Luc Bossi - Isabelle Polin

Luc Bossi - Isabelle Polin

L'histoire:

 

Quel lien peut-il exister entre Clara, étudiante bordelaise, et un homme retrouvé massacré par sa fille adolescente? Le meurtre barbare de son propre année 9 ans auparavant, dont le corps avait été trouvé par Clara, disparaissant juste après pendant 4 ans. Qui peut lui en vouloir à ce point là? François, le conjoint de Clara, et accessoirement médecin, semble en savoir plus qu'il ne veut bien le dire.

 

Mon avis:

 

Bon bon bon.
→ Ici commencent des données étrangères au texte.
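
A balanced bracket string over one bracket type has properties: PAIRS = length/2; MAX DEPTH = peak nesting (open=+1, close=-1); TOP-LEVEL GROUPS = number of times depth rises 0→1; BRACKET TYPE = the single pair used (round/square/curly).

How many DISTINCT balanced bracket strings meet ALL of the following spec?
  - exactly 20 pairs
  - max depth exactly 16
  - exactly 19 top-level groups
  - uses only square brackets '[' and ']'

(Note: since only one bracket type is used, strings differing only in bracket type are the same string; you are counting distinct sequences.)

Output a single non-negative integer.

Answer: 0

Derivation:
Spec: pairs=20 depth=16 groups=19
Count(depth <= 16) = 19
Count(depth <= 15) = 19
Count(depth == 16) = 19 - 19 = 0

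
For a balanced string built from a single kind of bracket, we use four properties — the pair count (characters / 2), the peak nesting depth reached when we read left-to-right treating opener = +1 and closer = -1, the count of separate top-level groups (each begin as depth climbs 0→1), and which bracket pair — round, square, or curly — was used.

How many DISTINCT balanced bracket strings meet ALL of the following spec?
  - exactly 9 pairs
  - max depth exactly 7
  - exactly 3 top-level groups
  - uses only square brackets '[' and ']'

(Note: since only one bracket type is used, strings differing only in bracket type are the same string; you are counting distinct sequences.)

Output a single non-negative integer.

Answer: 3

Derivation:
Spec: pairs=9 depth=7 groups=3
Count(depth <= 7) = 1001
Count(depth <= 6) = 998
Count(depth == 7) = 1001 - 998 = 3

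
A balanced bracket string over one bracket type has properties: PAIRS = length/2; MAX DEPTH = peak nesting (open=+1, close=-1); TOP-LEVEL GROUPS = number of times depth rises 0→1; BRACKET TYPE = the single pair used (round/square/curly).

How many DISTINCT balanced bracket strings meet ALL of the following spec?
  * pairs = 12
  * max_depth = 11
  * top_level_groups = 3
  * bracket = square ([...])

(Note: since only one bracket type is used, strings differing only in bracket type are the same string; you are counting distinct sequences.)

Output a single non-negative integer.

Spec: pairs=12 depth=11 groups=3
Count(depth <= 11) = 41990
Count(depth <= 10) = 41990
Count(depth == 11) = 41990 - 41990 = 0

Answer: 0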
Ben, mon avis est plutôt mitigé. J'ai beaucoup aimé l'histoire en général et je trouve qu'elle débute bien. L'idée d'un tueur qui reviendrait 9 ans plus tard tuer de la même façon que par le passé est plutôt pas mal.

 

Le livre plonge dans les tréfonds de la mémoire et s'attaque au sujet épineux de 

 

L'histoire s'enchaîne à un rythme soutenu. L'arrivée dans la narration de François, conjoint fou d'amour de Clara, apporte son lot de questions, sans réponses bien sur. Ce couple, trop poli, trop parfait, trop amoureux, va amener beaucoup d'interrogations chez le lecteur.

 

Mais voilà, d'un seul coup, sans véritable raison, l'histoire prend une tournure plutôt particulière, révélant des vérités qui vont nous apporter encore plus de questions. C'est à ce moment là que tout s'est emballé. Des vérités sont dévoilées, des questions trouvent leurs réponses mais d'autres portes s'ouvrent et, très clairement, on en arrive à trouver Clara profondément névrosée.

 

J'ai un peu lâché le fil de l'histoire à cet instant mais j'ai continué ma lecture, voulant quand même savoir la vérité, le fin mot de cette histoire. Les personnages sont quelques peu caricaturaux. Nous avons la demoiselle en détresse qui ne peut respirer sans son prince charmant, pas si charmant que ça. La gendarme, qui ne vit plus à cause de son passé, en mode bouledogue accroché à son os.

 

La dernière page terminée, je suis restée sur un sentiment d'inachevé, surement volontaire de la part des auteurs. La fin laisse tout imaginer mais j'en suis sortie plus embrouillée qu'autre chose.

 

En résumé, une première partie qui démarre en vitesse mais l'histoire va dans tous les sens dans la seconde partie, qui malheureusement arrive trop vite à mon sens, alors que les auteurs auraient pu continuer à travailler sur l'histoire du début.

 

Une lecture que je ne regrette pas mais qui ne me marquera pas plus que ça. Du potentiel pourtant.